Deux fois repoussé avec perte dans ses tentatives de dialogue, le pauvre
guide comprit qu'il devait se résigner à ne rien savoir. Aussi bien n'avait-
il plus le temps de chercher quelque autre moyen d'en venir à ses fins : on
était arrivé à l'endroit où se devait faire la halte de midi.

Après avoir posé ses gens en sentinelles, le guide s'arrêta lui-même
avec l'étranger pour laisser arriver le gros de la caravane.

Trente chameaux pesamment chargés et accompagnés de leurs conducteurs se
présentèrent d'abord, et furent bientôt suivis des cinq marchands dont
avait parlé le guide. C'étaient pour la plupart des hommes d'un âge déjà
avancé et d'un extérieur sérieux et grave, un seul excepté, qui paraissait
beaucoup plus jeune que les autres, comme aussi plus vif et plus gai. Une
grande quantité de chameaux et de chevaux de transport fermait la marche.

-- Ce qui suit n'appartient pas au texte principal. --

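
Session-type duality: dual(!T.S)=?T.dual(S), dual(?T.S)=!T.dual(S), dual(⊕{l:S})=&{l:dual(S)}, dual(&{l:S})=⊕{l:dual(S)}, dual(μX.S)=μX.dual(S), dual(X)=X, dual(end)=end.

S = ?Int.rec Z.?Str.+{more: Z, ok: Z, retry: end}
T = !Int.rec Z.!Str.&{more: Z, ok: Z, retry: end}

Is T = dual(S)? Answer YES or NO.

YES

?Int ‖ !Int  ok
  rec Z ‖ rec Z  ok (binder kept)
    ?Str ‖ !Str  ok
      +{more,ok,retry} ‖ &{more,ok,retry}  ok labels match
        • more:
          Z ‖ Z  ok
        • ok:
          Z ‖ Z  ok
        • retry:
          end ‖ end  ok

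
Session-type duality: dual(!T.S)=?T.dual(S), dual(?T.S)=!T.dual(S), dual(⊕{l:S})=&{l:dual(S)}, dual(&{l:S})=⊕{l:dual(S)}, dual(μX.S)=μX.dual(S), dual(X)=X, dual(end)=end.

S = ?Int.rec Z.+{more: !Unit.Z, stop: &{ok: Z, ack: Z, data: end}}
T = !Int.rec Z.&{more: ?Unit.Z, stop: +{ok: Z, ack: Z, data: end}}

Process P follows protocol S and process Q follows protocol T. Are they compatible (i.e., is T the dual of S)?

YES

?Int | !Int  match
  rec Z | rec Z  match (μ self-dual)
    +{more,stop} | &{more,stop}  match labels match
      case more:
        !Unit | ?Unit  match
          Z | Z  match
      case stop:
        &{ok,ack,data} | +{ok,ack,data}  match labels match
          case ok:
            Z | Z  match
          case ack:
            Z | Z  match
          case data:
            end | end  match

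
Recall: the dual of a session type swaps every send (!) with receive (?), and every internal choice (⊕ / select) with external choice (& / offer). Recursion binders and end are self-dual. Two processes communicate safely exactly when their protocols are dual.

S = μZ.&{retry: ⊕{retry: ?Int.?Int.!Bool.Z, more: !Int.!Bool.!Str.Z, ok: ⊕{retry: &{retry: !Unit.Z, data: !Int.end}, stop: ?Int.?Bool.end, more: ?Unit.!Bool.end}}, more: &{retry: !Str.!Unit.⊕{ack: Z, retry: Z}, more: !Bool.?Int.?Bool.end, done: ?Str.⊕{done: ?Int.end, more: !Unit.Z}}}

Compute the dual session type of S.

μZ = μZ  (binder kept)
  &{retry,more} = ⊕{retry,more}  (external→internal)
    case retry:
      ⊕{retry,more,ok} = &{retry,more,ok}  (select→offer)
        case retry:
          ?Int = !Int
            ?Int = !Int
              !Bool = ?Bool
                Z ↦ Z
        case more:
          !Int = ?Int
            !Bool = ?Bool
              !Str = ?Str
                Z ↦ Z
        case ok:
          ⊕{retry,stop,more} = &{retry,stop,more}  (select→offer)
            case retry:
              &{retry,data} = ⊕{retry,data}  (external→internal)
                case retry:
                  !Unit = ?Unit
                    Z ↦ Z
                case data:
                  !Int = ?Int
                    end ↦ end
            case stop:
              ?Int = !Int
                ?Bool = !Bool
                  end ↦ end
            case more:
              ?Unit = !Unit
                !Bool = ?Bool
                  end ↦ end
    case more:
      &{retry,more,done} = ⊕{retry,more,done}  (external→internal)
        case retry:
          !Str = ?Str
            !Unit = ?Unit
              ⊕{ack,retry} = &{ack,retry}  (select→offer)
                case ack:
                  Z ↦ Z
                case retry:
                  Z ↦ Z
        case more:
          !Bool = ?Bool
            ?Int = !Int
              ?Bool = !Bool
                end ↦ end
        case done:
          ?Str = !Str
            ⊕{done,more} = &{done,more}  (select→offer)
              case done:
                ?Int = !Int
                  end ↦ end
              case more:
                !Unit = ?Unit
                  Z ↦ Z

μZ.⊕{retry: &{retry: !Int.!Int.?Bool.Z, more: ?Int.?Bool.?Str.Z, ok: &{retry: ⊕{retry: ?Unit.Z, data: ?Int.end}, stop: !Int.!Bool.end, more: !Unit.?Bool.end}}, more: ⊕{retry: ?Str.?Unit.&{ack: Z, retry: Z}, more: ?Bool.!Int.!Bool.end, done: !Str.&{done: !Int.end, more: ?Unit.Z}}}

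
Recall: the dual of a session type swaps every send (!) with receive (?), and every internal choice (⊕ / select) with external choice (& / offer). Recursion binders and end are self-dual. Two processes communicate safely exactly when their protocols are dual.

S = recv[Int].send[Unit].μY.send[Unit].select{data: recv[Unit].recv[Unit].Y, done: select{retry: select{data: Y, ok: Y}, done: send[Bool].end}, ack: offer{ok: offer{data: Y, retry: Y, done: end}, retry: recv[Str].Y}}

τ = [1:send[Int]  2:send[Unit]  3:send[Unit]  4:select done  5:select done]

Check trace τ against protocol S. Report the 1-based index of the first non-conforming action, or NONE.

1

step 1: got send[Int], protocol expects recv[Int]  ✗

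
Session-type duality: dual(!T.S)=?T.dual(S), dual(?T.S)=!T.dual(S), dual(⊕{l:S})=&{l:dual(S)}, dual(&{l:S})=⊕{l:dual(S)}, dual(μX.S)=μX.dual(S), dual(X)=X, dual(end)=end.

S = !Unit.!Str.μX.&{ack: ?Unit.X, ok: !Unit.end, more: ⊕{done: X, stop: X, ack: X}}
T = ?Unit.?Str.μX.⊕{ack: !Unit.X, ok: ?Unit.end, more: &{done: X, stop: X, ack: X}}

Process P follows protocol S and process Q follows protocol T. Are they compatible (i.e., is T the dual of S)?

YES

!Unit | ?Unit  ✓
  !Str | ?Str  ✓
    μX | μX  ✓ (rec unchanged)
      &{ack,ok,more} | ⊕{ack,ok,more}  ✓ same labels
        [ack]
          ?Unit | !Unit  ✓
            X | X  ✓
        [ok]
          !Unit | ?Unit  ✓
            end | end  ✓
        [more]
          ⊕{done,stop,ack} | &{done,stop,ack}  ✓ same labels
            [done]
              X | X  ✓
            [stop]
              X | X  ✓
            [ack]
              X | X  ✓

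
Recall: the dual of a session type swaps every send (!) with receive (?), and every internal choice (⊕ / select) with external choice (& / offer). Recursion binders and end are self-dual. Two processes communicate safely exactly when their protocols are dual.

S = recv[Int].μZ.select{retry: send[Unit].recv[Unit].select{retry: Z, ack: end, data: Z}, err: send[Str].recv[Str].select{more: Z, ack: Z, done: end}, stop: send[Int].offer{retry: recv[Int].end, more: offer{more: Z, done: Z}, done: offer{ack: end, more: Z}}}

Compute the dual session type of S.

send[Int].μZ.offer{retry: recv[Unit].send[Unit].offer{retry: Z, ack: end, data: Z}, err: recv[Str].send[Str].offer{more: Z, ack: Z, done: end}, stop: recv[Int].select{retry: send[Int].end, more: select{more: Z, done: Z}, done: select{ack: end, more: Z}}}

recv[Int] ↦ send[Int]
  μZ ↦ μZ  (binder kept)
    select{retry,err,stop} ↦ offer{retry,err,stop}  (internal→external)
      [retry]
        send[Unit] ↦ recv[Unit]
          recv[Unit] ↦ send[Unit]
            select{retry,ack,data} ↦ offer{retry,ack,data}  (internal→external)
              [retry]
                Z ↦ Z
              [ack]
                end ↦ end
              [data]
                Z ↦ Z
      [err]
        send[Str] ↦ recv[Str]
          recv[Str] ↦ send[Str]
            select{more,ack,done} ↦ offer{more,ack,done}  (internal→external)
              [more]
                Z ↦ Z
              [ack]
                Z ↦ Z
              [done]
                end ↦ end
      [stop]
        send[Int] ↦ recv[Int]
          offer{retry,more,done} ↦ select{retry,more,done}  (&→⊕)
            [retry]
              recv[Int] ↦ send[Int]
                end ↦ end
            [more]
              offer{more,done} ↦ select{more,done}  (&→⊕)
                [more]
                  Z ↦ Z
                [done]
                  Z ↦ Z
            [done]
              offer{ack,more} ↦ select{ack,more}  (&→⊕)
                [ack]
                  end ↦ end
                [more]
                  Z ↦ Z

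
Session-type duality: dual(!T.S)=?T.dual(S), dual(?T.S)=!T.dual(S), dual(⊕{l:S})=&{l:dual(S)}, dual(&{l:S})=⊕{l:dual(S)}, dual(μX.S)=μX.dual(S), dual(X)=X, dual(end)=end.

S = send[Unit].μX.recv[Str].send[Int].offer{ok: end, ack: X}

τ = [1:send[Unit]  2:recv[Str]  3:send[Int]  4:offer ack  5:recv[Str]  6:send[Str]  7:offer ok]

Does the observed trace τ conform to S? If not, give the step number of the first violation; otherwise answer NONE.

6

[1] send[Unit]  match  residual = μX.…
[2] recv[Str]  match  residual = send[Int].offer{ok: end, ack: μX.…}
[3] send[Int]  match  residual = offer{ok: end, ack: μX.…}
[4] offer ack  match  residual = μX.…
[5] recv[Str]  match  residual = send[Int].offer{ok: end, ack: μX.…}
[6] got send[Str], protocol expects send[Int]  ✗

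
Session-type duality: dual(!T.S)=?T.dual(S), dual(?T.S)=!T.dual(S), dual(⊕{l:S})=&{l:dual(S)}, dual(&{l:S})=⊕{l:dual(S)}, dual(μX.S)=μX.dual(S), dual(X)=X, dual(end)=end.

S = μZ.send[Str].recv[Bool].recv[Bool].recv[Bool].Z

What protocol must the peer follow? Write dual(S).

μZ.recv[Str].send[Bool].send[Bool].send[Bool].Z

μZ = μZ  (binder kept)
  send[Str] = recv[Str]
    recv[Bool] = send[Bool]
      recv[Bool] = send[Bool]
        recv[Bool] = send[Bool]
          dual(Z) = Z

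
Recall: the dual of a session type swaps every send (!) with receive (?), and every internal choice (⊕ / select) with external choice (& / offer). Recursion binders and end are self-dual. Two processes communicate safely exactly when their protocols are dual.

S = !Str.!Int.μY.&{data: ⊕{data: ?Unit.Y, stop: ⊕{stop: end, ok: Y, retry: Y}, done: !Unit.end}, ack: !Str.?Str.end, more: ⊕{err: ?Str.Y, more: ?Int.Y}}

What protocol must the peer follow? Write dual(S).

?Str.?Int.μY.⊕{data: &{data: !Unit.Y, stop: &{stop: end, ok: Y, retry: Y}, done: ?Unit.end}, ack: ?Str.!Str.end, more: &{err: !Str.Y, more: !Int.Y}}

!Str = ?Str
  !Int = ?Int
    μY = μY  (μ self-dual)
      &{data,ack,more} = ⊕{data,ack,more}  (offer→select)
        [data]
          ⊕{data,stop,done} = &{data,stop,done}  (⊕→&)
            [data]
              ?Unit = !Unit
                Y self-dual
            [stop]
              ⊕{stop,ok,retry} = &{stop,ok,retry}  (⊕→&)
                [stop]
                  end self-dual
                [ok]
                  Y self-dual
                [retry]
                  Y self-dual
            [done]
              !Unit = ?Unit
                end self-dual
        [ack]
          !Str = ?Str
            ?Str = !Str
              end self-dual
        [more]
          ⊕{err,more} = &{err,more}  (⊕→&)
            [err]
              ?Str = !Str
                Y self-dual
            [more]
              ?Int = !Int
                Y self-dual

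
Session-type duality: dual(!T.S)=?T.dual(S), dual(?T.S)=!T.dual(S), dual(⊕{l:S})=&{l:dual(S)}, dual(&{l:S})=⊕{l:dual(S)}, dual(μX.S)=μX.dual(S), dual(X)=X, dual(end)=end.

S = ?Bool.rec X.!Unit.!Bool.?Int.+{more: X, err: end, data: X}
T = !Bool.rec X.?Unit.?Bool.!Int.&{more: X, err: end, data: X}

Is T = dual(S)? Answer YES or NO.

YES

?Bool ‖ !Bool  ✓
  rec X ‖ rec X  ✓ (rec unchanged)
    !Unit ‖ ?Unit  ✓
      !Bool ‖ ?Bool  ✓
        ?Int ‖ !Int  ✓
          +{more,err,data} ‖ &{more,err,data}  ✓ same labels
            [more]
              X ‖ X  ✓
            [err]
              end ‖ end  ✓
            [data]
              X ‖ X  ✓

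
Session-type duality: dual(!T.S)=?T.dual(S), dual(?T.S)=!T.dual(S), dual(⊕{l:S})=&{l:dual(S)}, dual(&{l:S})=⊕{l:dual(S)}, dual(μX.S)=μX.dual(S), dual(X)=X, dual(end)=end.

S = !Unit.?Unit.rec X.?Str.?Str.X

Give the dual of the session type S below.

?Unit.!Unit.rec X.!Str.!Str.X

!Unit → ?Unit
  ?Unit → !Unit
    rec X → rec X  (μ self-dual)
      ?Str → !Str
        ?Str → !Str
          dual(X) = X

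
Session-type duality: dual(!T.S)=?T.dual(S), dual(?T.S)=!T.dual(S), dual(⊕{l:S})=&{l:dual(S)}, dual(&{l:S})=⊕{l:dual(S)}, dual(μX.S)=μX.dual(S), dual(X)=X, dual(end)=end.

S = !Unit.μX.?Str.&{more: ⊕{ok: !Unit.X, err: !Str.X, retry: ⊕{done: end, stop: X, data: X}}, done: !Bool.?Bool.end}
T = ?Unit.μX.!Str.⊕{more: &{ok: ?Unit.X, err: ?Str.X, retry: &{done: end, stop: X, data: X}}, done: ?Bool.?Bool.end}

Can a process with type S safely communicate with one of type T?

!Unit | ?Unit  ✓
  μX | μX  ✓ (rec unchanged)
    ?Str | !Str  ✓
      &{more,done} | ⊕{more,done}  ✓ same labels
        [more]
          ⊕{ok,err,retry} | &{ok,err,retry}  ✓ same labels
            [ok]
              !Unit | ?Unit  ✓
                X | X  ✓
            [err]
              !Str | ?Str  ✓
                X | X  ✓
            [retry]
              ⊕{done,stop,data} | &{done,stop,data}  ✓ same labels
                [done]
                  end | end  ✓
                [stop]
                  X | X  ✓
                [data]
                  X | X  ✓
        [done]
          !Bool | ?Bool  ✓
            ?Bool | ?Bool  ✗ same direction on both sides — not dual

NO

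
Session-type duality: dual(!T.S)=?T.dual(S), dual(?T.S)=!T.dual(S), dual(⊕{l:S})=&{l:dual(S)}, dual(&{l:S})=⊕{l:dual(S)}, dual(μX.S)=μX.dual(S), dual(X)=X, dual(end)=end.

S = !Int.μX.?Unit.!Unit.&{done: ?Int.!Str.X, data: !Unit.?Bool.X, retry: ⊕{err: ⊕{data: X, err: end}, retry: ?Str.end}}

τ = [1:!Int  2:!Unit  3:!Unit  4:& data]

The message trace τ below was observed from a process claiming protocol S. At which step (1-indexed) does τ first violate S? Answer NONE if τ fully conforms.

step 1: !Int  ✓  now at μX.…
step 2: got !Unit, protocol expects ?Unit  ✗

2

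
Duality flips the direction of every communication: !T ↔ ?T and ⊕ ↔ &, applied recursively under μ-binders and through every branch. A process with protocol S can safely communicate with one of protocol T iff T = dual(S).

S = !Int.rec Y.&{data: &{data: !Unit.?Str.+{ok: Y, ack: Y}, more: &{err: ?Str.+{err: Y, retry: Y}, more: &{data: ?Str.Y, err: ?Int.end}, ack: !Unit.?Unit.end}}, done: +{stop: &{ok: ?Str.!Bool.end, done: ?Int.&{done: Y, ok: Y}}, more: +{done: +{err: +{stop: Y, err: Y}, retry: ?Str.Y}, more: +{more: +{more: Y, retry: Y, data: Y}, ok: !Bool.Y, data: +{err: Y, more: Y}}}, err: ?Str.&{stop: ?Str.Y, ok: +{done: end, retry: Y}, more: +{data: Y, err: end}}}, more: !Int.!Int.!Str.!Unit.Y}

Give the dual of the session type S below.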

Le campement fut établi aussitôt : les marchands au centre ; autour
d'eux, les gens de leur suite ; un peu plus loin, les chameaux et les
chevaux, et plus loin encore, formant le cercle, les gens de l'escorte,
avec leurs longues lances, dont le fer se détachait aigu et menaçant sur le
bleu du ciel.

Une vaste tente de soie rayée de rouge et de blanc se dressait au milieu
des autres et se distinguait entre toutes par son ampleur et sa
magnificence. Au moment où le conducteur de la caravane en souleva le
rideau, afin d'y introduire l'étranger, les cinq marchands, accroupis sur
de riches coussins, venaient de commencer leur repas ; des esclaves
éthiopiens les servaient et circulaient autour d'eux, silencieux et rapides
comme des ombres.

« Qu'y a-t-il ? » s'écria l'un des marchands en apercevant le guide.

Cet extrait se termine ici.